August 9, 2010
Uncategorized

Major Breakthrough In Spinal Injury Research

wheelchair_at_dumpster.jpgIt is perhaps one of the more tragically enduring challenges that faces the medical sciences: that injury to the spinal cord typically results in the losses of feeling and function that are permanent and irreversible.

Not so fast, according to a research team who boasts of a recent breakthrough that is nothing short of remarkable. Additional research and refinement may lead to real hope for patients for whom hope has been in very short supply.

As Science Daily reports, researchers from Harvard University and the University of California Irvine and San Diego have successfully demonstrated regrowth of connective spinal cord tissue that governs voluntary movement. The successful treatment of the injured spinal nerve tissue in laboratory mice is described as highly significant and a first, and opens up new avenues for the development of potential treatments in people, raising the possibility that paralysis and other impairments may one day be reversed.

The research team’s big find came about by thinking small: at the molecular level.

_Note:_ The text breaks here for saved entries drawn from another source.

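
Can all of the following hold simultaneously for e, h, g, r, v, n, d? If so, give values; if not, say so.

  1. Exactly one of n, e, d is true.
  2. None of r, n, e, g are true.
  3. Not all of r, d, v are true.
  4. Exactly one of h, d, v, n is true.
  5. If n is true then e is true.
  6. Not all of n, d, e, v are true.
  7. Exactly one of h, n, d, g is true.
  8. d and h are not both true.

e = False; h = False; g = False; r = False; v = False; n = False; d = True

  (1) {n, e, d}: 1 true — exactly one ✓
  (2) {r, n, e, g}: 0 true — none ✓
  (3) {r, d, v}: 1/3 true — not all ✓
  (4) {h, d, v, n}: 1 true — exactly one ✓
  (5) n=F ⇒ e: vacuous ✓
  (6) {n, d, e, v}: 1/4 true — not all ✓
  (7) {h, n, d, g}: 1 true — exactly one ✓
  (8) d=T, h=F — not both ✓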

By tinkering with the timing of biochemical functions of the spinal cells, and in particular, by switching off one specific enzyme called PTEN, nerve cell regrowth was able to proceed where it previously could not. The team’s methods and findings are currently published in the journal Nature Neuroscience.

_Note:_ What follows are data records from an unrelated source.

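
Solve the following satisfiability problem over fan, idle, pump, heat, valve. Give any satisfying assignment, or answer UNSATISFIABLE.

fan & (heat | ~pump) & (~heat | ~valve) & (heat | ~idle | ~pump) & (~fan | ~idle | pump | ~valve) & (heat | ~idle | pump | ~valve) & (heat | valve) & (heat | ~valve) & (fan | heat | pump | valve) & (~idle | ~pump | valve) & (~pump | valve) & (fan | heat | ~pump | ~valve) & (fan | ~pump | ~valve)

fan: True; idle: False; pump: False; heat: True; valve: False

Unit clause (fan) forces fan = True.
Set idle = False.
Try pump = True:
  (heat | ~pump) forces heat = True.
  (~heat | ~valve) forces valve = False.
  clause (~pump | valve) is falsified — backtrack.
So pump = False.
Set heat = True.
  then (~heat | ~valve) forces valve = False.
All clauses satisfied.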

Team member and contributing author Oswald Steward of University of California Irvine explains the significance of the discovery to Science Daily:

“Until now, such robust nerve regeneration has been impossible in the spinal cord. Paralysis and loss of function from spinal cord injury has been considered untreatable, but our discovery points the way toward a potential therapy to induce regeneration of nerve connections following spinal cord injury in people.”